Years end and what a year this was!


This will be my most political year-end statement because it kicked off my 2017.

In the late ’80’s, a brilliant classmate from China mentioned that the Chinese cultural revolution had been horrible, bad — her parents were educators. Her mother was still living in China. Her father had died during the revolution. I stayed away from asking much. I was afraid I would learn too much about the horror she had lived through.

As the U.S. leans toward further divisions — economic, education,  generations — a cultural and/or political revolution seems imminent, so I started the year reading Mao’s Last Revolution. It is a hefty, heady tome and you will not be surprised that at years end, I haven’t finished yet. But let’s not focus on that, no. The authors — Roderick Macfarquhar and Michael Schoenhals — deserve bigly kudos for documentation of a closed communist culture in which conformance to party ideals and pledged loyalty to individuals in the political structure is a shifty business.
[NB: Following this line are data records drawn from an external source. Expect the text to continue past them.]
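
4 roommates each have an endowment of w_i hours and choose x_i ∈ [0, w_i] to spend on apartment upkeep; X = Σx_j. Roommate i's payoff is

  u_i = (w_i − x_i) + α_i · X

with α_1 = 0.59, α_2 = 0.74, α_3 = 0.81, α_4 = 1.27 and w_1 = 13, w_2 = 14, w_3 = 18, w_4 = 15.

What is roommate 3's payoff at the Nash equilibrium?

∂u_i/∂x_i = α_i − 1, so roommate i contributes w_i if α_i > 1, else 0.
α_i > 1 for i ∈ {4}; NE contributions (0, 0, 0, 15), X = 15.
u_3 = (18 − 0) + 0.81·15 = 30.15.

30.15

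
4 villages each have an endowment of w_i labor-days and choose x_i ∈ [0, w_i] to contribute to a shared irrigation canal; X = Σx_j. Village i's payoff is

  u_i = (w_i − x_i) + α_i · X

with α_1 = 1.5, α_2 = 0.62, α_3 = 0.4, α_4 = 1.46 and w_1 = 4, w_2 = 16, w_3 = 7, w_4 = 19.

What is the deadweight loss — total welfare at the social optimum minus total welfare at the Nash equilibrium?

∂u_i/∂x_i = α_i − 1, so village i contributes w_i if α_i > 1, else 0.
α_i > 1 for i ∈ {1, 4}; NE contributions (4, 0, 0, 19), X = 23.
W^NE = Σw_i − X^NE + (Σα_i)·X^NE = 46 + 2.98·23 = 114.54.
Planner: ∂(Σu_j)/∂x_i = Σα_j − 1 = 2.98 > 0, so everyone contributes w_i; X^SO = 46, W^SO = 46 + 2.98·46 = 183.08.
Deadweight loss = 68.54.

68.54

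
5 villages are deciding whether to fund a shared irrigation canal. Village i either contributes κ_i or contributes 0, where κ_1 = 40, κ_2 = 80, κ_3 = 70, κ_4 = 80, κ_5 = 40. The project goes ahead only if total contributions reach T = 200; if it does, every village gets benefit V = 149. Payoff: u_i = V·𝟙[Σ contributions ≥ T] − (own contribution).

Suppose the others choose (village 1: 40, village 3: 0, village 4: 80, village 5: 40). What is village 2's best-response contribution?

80

Others' total = 160. Contributing 80 brings total to 240 ≥ 200: gain V − κ_2 = 69.
Best response: 80.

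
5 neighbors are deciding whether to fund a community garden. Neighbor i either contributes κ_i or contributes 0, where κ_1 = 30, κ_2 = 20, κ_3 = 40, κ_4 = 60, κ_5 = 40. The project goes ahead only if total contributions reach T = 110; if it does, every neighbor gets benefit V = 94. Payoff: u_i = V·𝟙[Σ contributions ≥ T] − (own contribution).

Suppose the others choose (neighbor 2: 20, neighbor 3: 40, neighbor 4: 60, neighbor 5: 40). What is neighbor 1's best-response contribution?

0

Others' total = 160 ≥ 110; contributing adds cost 30 for no extra benefit.
Best response: 0.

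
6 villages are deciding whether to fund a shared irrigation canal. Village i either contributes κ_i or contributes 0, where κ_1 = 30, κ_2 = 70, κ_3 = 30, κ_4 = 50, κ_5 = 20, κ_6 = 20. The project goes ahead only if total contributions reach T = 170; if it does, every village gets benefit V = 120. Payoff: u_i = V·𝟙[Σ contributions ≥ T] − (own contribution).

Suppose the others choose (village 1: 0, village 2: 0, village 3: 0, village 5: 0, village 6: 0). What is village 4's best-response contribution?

0

Others' total = 0. Even contributing 50 gives 50 < 170: no benefit either way.
Best response: 0.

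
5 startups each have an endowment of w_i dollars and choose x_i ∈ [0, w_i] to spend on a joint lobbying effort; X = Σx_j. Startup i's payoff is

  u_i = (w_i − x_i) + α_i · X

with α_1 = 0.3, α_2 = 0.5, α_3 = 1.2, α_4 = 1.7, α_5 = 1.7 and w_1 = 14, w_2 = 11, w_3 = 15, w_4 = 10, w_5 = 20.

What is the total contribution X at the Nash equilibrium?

45

∂u_i/∂x_i = α_i − 1, so startup i contributes w_i if α_i > 1, else 0.
α_i > 1 for i ∈ {3, 4, 5}; NE contributions (0, 0, 15, 10, 20), X = 45.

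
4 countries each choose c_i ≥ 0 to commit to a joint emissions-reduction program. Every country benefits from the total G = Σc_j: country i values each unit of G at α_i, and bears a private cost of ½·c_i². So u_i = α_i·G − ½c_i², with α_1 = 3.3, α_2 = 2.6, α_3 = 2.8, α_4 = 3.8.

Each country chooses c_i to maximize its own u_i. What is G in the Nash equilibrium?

Country i's FOC: ∂u_i/∂c_i = α_i − c_i = 0, so c_i* = α_i.
NE contributions = (3.3, 2.6, 2.8, 3.8); G = 12.5.

12.5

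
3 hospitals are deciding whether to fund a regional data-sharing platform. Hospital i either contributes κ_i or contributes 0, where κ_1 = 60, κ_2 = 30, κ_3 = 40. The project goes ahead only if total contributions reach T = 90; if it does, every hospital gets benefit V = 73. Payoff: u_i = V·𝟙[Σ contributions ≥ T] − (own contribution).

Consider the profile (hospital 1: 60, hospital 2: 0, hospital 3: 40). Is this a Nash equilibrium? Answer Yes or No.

Yes

Total = 100 ≥ 90: provided.
Hospital 1 (pledges 60, payoff 13): dropping to 0 → total 40, payoff 0. No gain.
Hospital 2 (pledges 0, payoff 73): pledging 30 → total 130, payoff 43. No gain.
Hospital 3 (pledges 40, payoff 33): dropping to 0 → total 60, payoff 0. No gain.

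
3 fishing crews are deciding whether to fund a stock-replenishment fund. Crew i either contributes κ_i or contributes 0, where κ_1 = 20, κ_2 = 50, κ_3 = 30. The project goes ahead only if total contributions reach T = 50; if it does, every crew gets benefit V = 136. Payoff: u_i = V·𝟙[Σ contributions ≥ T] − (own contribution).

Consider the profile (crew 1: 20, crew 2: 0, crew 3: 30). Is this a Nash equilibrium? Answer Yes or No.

Total = 50 ≥ 50: provided.
Crew 1 (pledges 20, payoff 116): dropping to 0 → total 30, payoff 0. No gain.
Crew 2 (pledges 0, payoff 136): pledging 50 → total 100, payoff 86. No gain.
Crew 3 (pledges 30, payoff 106): dropping to 0 → total 20, payoff 0. No gain.

Yes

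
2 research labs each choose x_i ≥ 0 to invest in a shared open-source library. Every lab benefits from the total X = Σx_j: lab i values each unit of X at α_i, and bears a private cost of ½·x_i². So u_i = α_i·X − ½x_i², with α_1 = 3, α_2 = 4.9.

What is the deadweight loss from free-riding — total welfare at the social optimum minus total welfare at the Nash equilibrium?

16.505

Lab i's FOC: ∂u_i/∂x_i = α_i − x_i = 0, so x_i* = α_i.
NE contributions = (3, 4.9); X = 7.9.
W^NE = (Σα)·X − ½Σα_i² = 7.9² − ½·33.01 = 45.905.
Planner sets x_i = Σα_j = 7.9 for every i, so X^SO = 2·7.9 = 15.8.
W^SO = (Σα)·X^SO − ½·2·(Σα)² = (2/2)·7.9² = 62.41.
Deadweight loss = W^SO − W^NE = 16.505.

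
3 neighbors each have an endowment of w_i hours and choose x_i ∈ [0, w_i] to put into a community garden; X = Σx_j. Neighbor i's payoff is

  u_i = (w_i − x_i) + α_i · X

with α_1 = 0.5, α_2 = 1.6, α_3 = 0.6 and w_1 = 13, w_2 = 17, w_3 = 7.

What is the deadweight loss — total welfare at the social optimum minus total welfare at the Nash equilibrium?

∂u_i/∂x_i = α_i − 1, so neighbor i contributes w_i if α_i > 1, else 0.
α_i > 1 for i ∈ {2}; NE contributions (0, 17, 0), X = 17.
W^NE = Σw_i − X^NE + (Σα_i)·X^NE = 37 + 1.7·17 = 65.9.
Planner: ∂(Σu_j)/∂x_i = Σα_j − 1 = 1.7 > 0, so everyone contributes w_i; X^SO = 37, W^SO = 37 + 1.7·37 = 99.9.
Deadweight loss = 34.

34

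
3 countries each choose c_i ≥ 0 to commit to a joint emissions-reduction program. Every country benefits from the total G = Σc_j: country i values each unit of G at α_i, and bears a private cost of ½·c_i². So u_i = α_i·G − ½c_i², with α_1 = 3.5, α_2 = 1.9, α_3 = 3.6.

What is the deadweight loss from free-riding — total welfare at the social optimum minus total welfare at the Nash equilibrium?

54.91

Country i's FOC: ∂u_i/∂c_i = α_i − c_i = 0, so c_i* = α_i.
NE contributions = (3.5, 1.9, 3.6); G = 9.
W^NE = (Σα)·G − ½Σα_i² = 9² − ½·28.82 = 66.59.
Planner sets c_i = Σα_j = 9 for every i, so G^SO = 3·9 = 27.
W^SO = (Σα)·G^SO − ½·3·(Σα)² = (3/2)·9² = 121.5.
Deadweight loss = W^SO − W^NE = 54.91.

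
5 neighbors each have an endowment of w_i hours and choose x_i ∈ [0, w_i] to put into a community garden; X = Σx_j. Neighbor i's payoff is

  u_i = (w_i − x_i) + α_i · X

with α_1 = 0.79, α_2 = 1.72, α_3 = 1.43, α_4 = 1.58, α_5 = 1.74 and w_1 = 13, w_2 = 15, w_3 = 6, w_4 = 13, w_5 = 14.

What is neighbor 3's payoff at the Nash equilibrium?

∂u_i/∂x_i = α_i − 1, so neighbor i contributes w_i if α_i > 1, else 0.
α_i > 1 for i ∈ {2, 3, 4, 5}; NE contributions (0, 15, 6, 13, 14), X = 48.
u_3 = (6 − 6) + 1.43·48 = 68.64.

68.64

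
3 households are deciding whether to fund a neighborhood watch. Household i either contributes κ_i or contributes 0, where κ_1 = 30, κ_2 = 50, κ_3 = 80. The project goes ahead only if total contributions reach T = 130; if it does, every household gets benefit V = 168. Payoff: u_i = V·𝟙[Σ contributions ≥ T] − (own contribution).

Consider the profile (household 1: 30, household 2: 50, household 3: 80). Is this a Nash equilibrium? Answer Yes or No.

Total = 160 ≥ 130: provided.
Household 1 (pledges 30, payoff 138): dropping to 0 → total 130, payoff 168. Profitable deviation.

No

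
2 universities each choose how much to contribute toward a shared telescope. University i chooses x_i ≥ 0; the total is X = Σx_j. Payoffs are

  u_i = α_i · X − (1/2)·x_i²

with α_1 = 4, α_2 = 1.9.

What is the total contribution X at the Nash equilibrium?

5.9

University i's FOC: ∂u_i/∂x_i = α_i − x_i = 0, so x_i* = α_i.
NE contributions = (4, 1.9); X = 5.9.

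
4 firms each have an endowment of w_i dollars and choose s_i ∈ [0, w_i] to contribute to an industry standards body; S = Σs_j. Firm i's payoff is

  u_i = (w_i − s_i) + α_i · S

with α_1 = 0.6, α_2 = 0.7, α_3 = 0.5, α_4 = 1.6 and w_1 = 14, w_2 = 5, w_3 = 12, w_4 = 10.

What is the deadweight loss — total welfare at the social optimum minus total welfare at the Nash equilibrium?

∂u_i/∂s_i = α_i − 1, so firm i contributes w_i if α_i > 1, else 0.
α_i > 1 for i ∈ {4}; NE contributions (0, 0, 0, 10), S = 10.
W^NE = Σw_i − S^NE + (Σα_i)·S^NE = 41 + 2.4·10 = 65.
Planner: ∂(Σu_j)/∂s_i = Σα_j − 1 = 2.4 > 0, so everyone contributes w_i; S^SO = 41, W^SO = 41 + 2.4·41 = 139.4.
Deadweight loss = 74.4.

74.4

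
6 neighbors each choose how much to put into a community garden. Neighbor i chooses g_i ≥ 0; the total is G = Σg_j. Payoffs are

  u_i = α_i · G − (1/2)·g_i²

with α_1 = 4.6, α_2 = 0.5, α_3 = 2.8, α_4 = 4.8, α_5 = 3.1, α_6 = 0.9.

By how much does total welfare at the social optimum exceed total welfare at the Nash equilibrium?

589.135

Neighbor i's FOC: ∂u_i/∂g_i = α_i − g_i = 0, so g_i* = α_i.
NE contributions = (4.6, 0.5, 2.8, 4.8, 3.1, 0.9); G = 16.7.
W^NE = (Σα)·G − ½Σα_i² = 16.7² − ½·62.71 = 247.535.
Planner sets g_i = Σα_j = 16.7 for every i, so G^SO = 6·16.7 = 100.2.
W^SO = (Σα)·G^SO − ½·6·(Σα)² = (6/2)·16.7² = 836.67.
Deadweight loss = W^SO − W^NE = 589.135.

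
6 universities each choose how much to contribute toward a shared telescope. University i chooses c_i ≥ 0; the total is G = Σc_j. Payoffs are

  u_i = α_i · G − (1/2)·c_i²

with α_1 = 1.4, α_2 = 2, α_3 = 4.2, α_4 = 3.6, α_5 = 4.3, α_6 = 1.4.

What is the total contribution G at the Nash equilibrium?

16.9

University i's FOC: ∂u_i/∂c_i = α_i − c_i = 0, so c_i* = α_i.
NE contributions = (1.4, 2, 4.2, 3.6, 4.3, 1.4); G = 16.9.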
Deception, intrigue, danger. It’s all there.

Struggle early in the revolution, early in what I’ve read.

And so at year’s end, we continue to struggle a more perfect union and I will continue to struggle Mao’s Last to the finish.


Sub-zero temperatures from my bleacher seat here in the Midwest of the U.S., so the following was a nice confluence of different points of view this year:

After the Alabama election of Doug Jones to the U.S. Senate to sit Sessions seat, Dulce Sloan on the The Daily Show with Trevor Noah said, “Or at the very least cancel winter. You know only white people like snow.”
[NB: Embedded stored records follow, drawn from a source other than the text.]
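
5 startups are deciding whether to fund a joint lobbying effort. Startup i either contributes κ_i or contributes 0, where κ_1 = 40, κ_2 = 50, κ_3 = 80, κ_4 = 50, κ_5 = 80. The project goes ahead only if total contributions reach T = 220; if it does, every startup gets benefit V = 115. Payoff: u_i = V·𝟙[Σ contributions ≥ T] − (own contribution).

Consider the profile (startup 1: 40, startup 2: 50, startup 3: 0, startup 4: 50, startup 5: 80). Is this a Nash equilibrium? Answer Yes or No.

Total = 220 ≥ 220: provided.
Startup 1 (pledges 40, payoff 75): dropping to 0 → total 180, payoff 0. No gain.
Startup 2 (pledges 50, payoff 65): dropping to 0 → total 170, payoff 0. No gain.
Startup 3 (pledges 0, payoff 115): pledging 80 → total 300, payoff 35. No gain.
Startup 4 (pledges 50, payoff 65): dropping to 0 → total 170, payoff 0. No gain.
Startup 5 (pledges 80, payoff 35): dropping to 0 → total 140, payoff 0. No gain.

Yes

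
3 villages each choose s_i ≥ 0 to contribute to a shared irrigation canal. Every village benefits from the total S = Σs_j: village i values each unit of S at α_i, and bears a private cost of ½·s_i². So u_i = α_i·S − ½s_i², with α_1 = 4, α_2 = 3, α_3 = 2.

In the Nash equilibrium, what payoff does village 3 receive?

Village i's FOC: ∂u_i/∂s_i = α_i − s_i = 0, so s_i* = α_i.
NE contributions = (4, 3, 2); S = 9.
u_3 = α_3·S − ½·(s_3)² = 2·9 − ½·2² = 16.

16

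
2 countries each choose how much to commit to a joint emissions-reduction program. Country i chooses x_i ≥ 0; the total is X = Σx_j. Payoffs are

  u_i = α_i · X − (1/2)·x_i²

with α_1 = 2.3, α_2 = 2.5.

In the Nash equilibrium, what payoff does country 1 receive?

Country i's FOC: ∂u_i/∂x_i = α_i − x_i = 0, so x_i* = α_i.
NE contributions = (2.3, 2.5); X = 4.8.
u_1 = α_1·X − ½·(x_1)² = 2.3·4.8 − ½·2.3² = 8.395.

8.395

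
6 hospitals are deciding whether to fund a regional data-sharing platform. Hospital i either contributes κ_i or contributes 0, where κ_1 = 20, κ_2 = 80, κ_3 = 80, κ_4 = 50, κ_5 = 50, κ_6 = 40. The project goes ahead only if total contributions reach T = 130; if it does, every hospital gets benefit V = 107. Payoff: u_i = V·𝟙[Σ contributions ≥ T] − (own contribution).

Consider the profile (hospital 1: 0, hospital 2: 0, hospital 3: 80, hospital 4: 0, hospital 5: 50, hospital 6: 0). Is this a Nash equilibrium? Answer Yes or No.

Yes

Total = 130 ≥ 130: provided.
Hospital 1 (pledges 0, payoff 107): pledging 20 → total 150, payoff 87. No gain.
Hospital 2 (pledges 0, payoff 107): pledging 80 → total 210, payoff 27. No gain.
Hospital 3 (pledges 80, payoff 27): dropping to 0 → total 50, payoff 0. No gain.
Hospital 4 (pledges 0, payoff 107): pledging 50 → total 180, payoff 57. No gain.
Hospital 5 (pledges 50, payoff 57): dropping to 0 → total 80, payoff 0. No gain.
Hospital 6 (pledges 0, payoff 107): pledging 40 → total 170, payoff 67. No gain.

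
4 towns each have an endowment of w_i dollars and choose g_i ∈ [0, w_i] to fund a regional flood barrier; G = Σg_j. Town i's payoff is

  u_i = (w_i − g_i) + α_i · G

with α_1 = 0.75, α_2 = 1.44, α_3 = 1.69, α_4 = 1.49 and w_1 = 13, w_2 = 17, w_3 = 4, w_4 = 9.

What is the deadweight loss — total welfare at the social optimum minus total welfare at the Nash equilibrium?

∂u_i/∂g_i = α_i − 1, so town i contributes w_i if α_i > 1, else 0.
α_i > 1 for i ∈ {2, 3, 4}; NE contributions (0, 17, 4, 9), G = 30.
W^NE = Σw_i − G^NE + (Σα_i)·G^NE = 43 + 4.37·30 = 174.1.
Planner: ∂(Σu_j)/∂g_i = Σα_j − 1 = 4.37 > 0, so everyone contributes w_i; G^SO = 43, W^SO = 43 + 4.37·43 = 230.91.
Deadweight loss = 56.81.

56.81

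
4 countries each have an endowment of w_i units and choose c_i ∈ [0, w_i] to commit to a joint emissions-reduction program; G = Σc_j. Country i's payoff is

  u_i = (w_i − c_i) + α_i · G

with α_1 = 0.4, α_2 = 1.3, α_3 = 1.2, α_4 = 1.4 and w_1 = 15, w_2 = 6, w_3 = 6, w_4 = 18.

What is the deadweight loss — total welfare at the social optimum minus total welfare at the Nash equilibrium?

49.5

∂u_i/∂c_i = α_i − 1, so country i contributes w_i if α_i > 1, else 0.
α_i > 1 for i ∈ {2, 3, 4}; NE contributions (0, 6, 6, 18), G = 30.
W^NE = Σw_i − G^NE + (Σα_i)·G^NE = 45 + 3.3·30 = 144.
Planner: ∂(Σu_j)/∂c_i = Σα_j − 1 = 3.3 > 0, so everyone contributes w_i; G^SO = 45, W^SO = 45 + 3.3·45 = 193.5.
Deadweight loss = 49.5.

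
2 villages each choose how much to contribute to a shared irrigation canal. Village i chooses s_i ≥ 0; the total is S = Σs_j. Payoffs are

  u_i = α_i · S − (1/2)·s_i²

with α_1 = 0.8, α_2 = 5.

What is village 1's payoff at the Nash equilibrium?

Village i's FOC: ∂u_i/∂s_i = α_i − s_i = 0, so s_i* = α_i.
NE contributions = (0.8, 5); S = 5.8.
u_1 = α_1·S − ½·(s_1)² = 0.8·5.8 − ½·0.8² = 4.32.

4.32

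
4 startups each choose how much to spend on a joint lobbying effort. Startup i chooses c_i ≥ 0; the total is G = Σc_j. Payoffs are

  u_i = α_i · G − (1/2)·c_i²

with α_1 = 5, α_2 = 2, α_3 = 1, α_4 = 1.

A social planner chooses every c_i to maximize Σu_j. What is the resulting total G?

Planner FOC: ∂(Σu_j)/∂c_i = (Σα_j) − c_i = 0, so c_i^SO = Σα_j = 9 for every i; G^SO = 36.

36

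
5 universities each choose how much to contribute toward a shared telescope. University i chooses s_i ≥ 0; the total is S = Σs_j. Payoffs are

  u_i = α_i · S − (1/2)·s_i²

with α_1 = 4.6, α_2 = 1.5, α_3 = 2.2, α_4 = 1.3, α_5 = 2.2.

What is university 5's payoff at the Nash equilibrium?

University i's FOC: ∂u_i/∂s_i = α_i − s_i = 0, so s_i* = α_i.
NE contributions = (4.6, 1.5, 2.2, 1.3, 2.2); S = 11.8.
u_5 = α_5·S − ½·(s_5)² = 2.2·11.8 − ½·2.2² = 23.54.

23.54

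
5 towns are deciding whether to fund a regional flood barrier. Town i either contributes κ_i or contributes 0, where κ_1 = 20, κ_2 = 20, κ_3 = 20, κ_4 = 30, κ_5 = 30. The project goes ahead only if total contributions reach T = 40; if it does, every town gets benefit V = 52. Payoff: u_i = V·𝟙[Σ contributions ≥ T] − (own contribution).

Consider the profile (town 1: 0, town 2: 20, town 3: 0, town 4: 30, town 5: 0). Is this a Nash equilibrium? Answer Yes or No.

Total = 50 ≥ 40: provided.
Town 1 (pledges 0, payoff 52): pledging 20 → total 70, payoff 32. No gain.
Town 2 (pledges 20, payoff 32): dropping to 0 → total 30, payoff 0. No gain.
Town 3 (pledges 0, payoff 52): pledging 20 → total 70, payoff 32. No gain.
Town 4 (pledges 30, payoff 22): dropping to 0 → total 20, payoff 0. No gain.
Town 5 (pledges 0, payoff 52): pledging 30 → total 80, payoff 22. No gain.

Yes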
But! but! This video of black Louisianan Da’Quan Bellard dancing in the snow made me smile, made me scream ‘put on a jacket! put on a coat!’, and made me shake my head.

And most remarkable to me, he sings along to Vanessa Carlton’s ‘A Thousand Miles‘ like Frood did back in the day. Whoa!

And Frood’s in Hawaii for the New Years holiday, and I’m sitting here frozen. SMDH.


My New Year’s Resolution? I’m going to reclaim my time too.

And I hope at the end of 2018 I can report back on what reclaiming my time means in my world.

Focus isn’t a word that figures prominently in my vocabulary. That might be a start.


Maria Popova: In Praise of the Telescopic Perspective: A Reflection on Living Through Turbulent Times, reminds us that we have puny little sorrows when viewed from the universe across space and time. I recommend. It’s a good read.

And she nods at Carl Sagan’s Pale Blue Dot.

Approximately 4550 days after leaving the earth, the Voyager space probe turned it’s cameras to photograph the earth from a distance of about 3.7 billion miles from the Voyager. God bless Carl Sagan! He convinced NASA to take the picture because it puts the earth in a context with its place in the universe.  Scientific value? Null. Nada. Zip.

“Our planet is a lonely speck in the great enveloping cosmic dark. In our obscurity – in all this vastness – there is no hint that help will come from elsewhere to save us from ourselves. It is up to us. It’s been said that astronomy is a humbling, and I might add a character-building experience. To my mind, there is perhaps a no better demonstration of the folly of human conceits than this distant image of our tiny world. To me, it underscores our responsibility to deal more kindly and compassionately with one another and to preserve and cherish that pale blue dot, the only home we’ve ever known.”

(my bold)

Progress on this pale blue dot is small, baby steps. A struggle.

But the progress of this small pale blue dot in our puny little solar system, now we’re talkin’ and I love this reflection from a Vonnegut work of sci-fi:

“Every passing hour brings the Solar System forty-three thousand miles closer to Globular Cluster M13 in Hercules — and still there are some misfits who insist that there is no such thing as progress.”

― Kurt Vonnegut Jr.The Sirens of Titan


Here’s a picture of matcha tea making rings around a cup during an afternoon of conversation. It reflects the contemplative nature of afternoon tea and like crop circles so does conversation. Circle. Contemplation. Circle. Conversation. Circle, the noun, and circle, the verb.

Hardly comparable to the Grand Canyon. Yet somehow a puny little afternoon becomes, Grand. Capital ‘G’.

And very 2017 in it’s Pantone Greenery 15-0343.

Matcha

 

Note to self, fast now: Drink 2017 Pantone Greenery 15-0343 matcha; wear 2018 Pantone Ultra Violet 18-3838.


On the death of two souls I hold dear during December, with deep love and gratitude, I say:

Thank you, Richard.

Thank you, Joan.

And as needed, comfort dropped in yesterday in the form of an exclusive from Longreads:  This is How You Say Goodbye, Lillian Slugocki.


And thank you, dear readers!

Stay safe. Stay warm. And Happy New Year!